Standing, the round-eyed woman attached the quilted boy to her thigh like a large, confused mitten, and they ran very, very quickly down the hall, through the dark rain of innumerable airborne living-room bats, skipping lightly over the trapped and writhing ones, sliding cleanly out the front door of the June-blue house and into the softest September night.
They took the long way around, through the fence picketed and white, beside the trained and twisted curls of the foot-long beans (which gave an audible green sigh of twisting, pushing into tomorrow’s picking) until they were at last, quilted and keyless beside the mountainous door of the ancient and seldom purring late 50s Belair. The round-eyed woman lovingly unknotted the satin, and breathlessly placed the little ones inside where they scooched and snuggled into a small fuzzy pile, all Rose and Transformer, in the cavernous back seat.
From the windows of the Chevy, the round-eyed woman could see the H&P’s heroic attempts to slice through waves of circling bats, as he danced like a fruit-of-the-loomed marionette with strange despotic gestures and stifled sounds of imagined triumph. It was suddenly obvious then that he might be forever swinging at his own carefully constructed evils entirely too late and all alone. She covered close the little frightened things she loved and hummed a wordless, vining song, to smooth the sounds coming from the open door of the lovely June-blue house all circled round in white pickets.
Yes, the bats did actually happen. They had been nesting in the chimney, and once the bottom and top of it had been sealed, we can assume they became frantic. The path of least resistance was the plywood-sealed fireplace opening.
When all was said and done my husband counted over 170 kills, escapees through the open front door notwithstanding. For days after, we found the odd one here and there behind books in the bookcase, hanging comfortably from ficus tree limbs, and crawling across the kitchen floor.
Thankfully, the children have no memory of the bats. The H&P, I understand, is still swinging at difficulties of his own making.
18 thoughts on “A Fairy Tale with Teeth: Part Third and Final”
*Sigh* Thank you for posting this fairy tale. 🙂 M
Thanks, and I'm glad you got through. It appears that Google/Blogger was only kidding about having embedded comments. The unattractive pop-up comment form is back on for the duration. Oh, well.
I never, EVER, want to live in house with a fireplace again. Thanks for that!
That. was. creepy!!!! Must have been a crazy experience! Still, it makes a good tale!
Visit my blog – you've officially been Splashed.
Pat, this fireplace was in an 80 year old house – something more contemporary might not be so tricky. I hope.
It happened a long time ago, Kanmuri, but it still creeps up on me.
Thanks for the Splash, Oklahoma Granny!
That was a real creepy tale. I, for one, has always been scared of bats.
Wow, I have a similar bat story that I remember from when I was 4 but yours makes for a much better tale.
You must still have nightmares, Tay. Yikes.
I would probably have to MOVE.
Oh my the brave H&P….you had such support from him. And YOU….also courageous!! This is a marvelous story. I am glad you shared it.
Serious, I'd already taken the kids to my mother's once over a water moccasin in the clothes hamper. And I live in a populated city. It's like Wild Kingdom around here in the Fall.
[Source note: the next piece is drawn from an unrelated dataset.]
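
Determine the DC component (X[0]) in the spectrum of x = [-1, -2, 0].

X[0] = Σ(n=0 to 2) x[n] · ω_3^0 = Σ x[n]
= (-1) + (-2) + (0)

X[0] = -3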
Thanks, Layla – here's wishing you a batless Fall!
Bats, snakes, and God knows what else! Where in the heck do you live? Because, I want to stay far far away! Great tale!
Arkansas, Yen Granny. The Last Suburban Frontier. I guess that's why everyone around here is so protective of their guns.
loved the read.
we have bats like crazy in the motor pool here in iraq lol.
I love this story. You are such a good mother. My children get lots of mileage out of the time I positioned the baby's stroller between myself and a scary German Shepherd.
Iraqi bats! I'll bet you have some blood-curdling stories, Nathanael.
Peevish, you'll never be allowed to live that one down. Kids love ammo like that!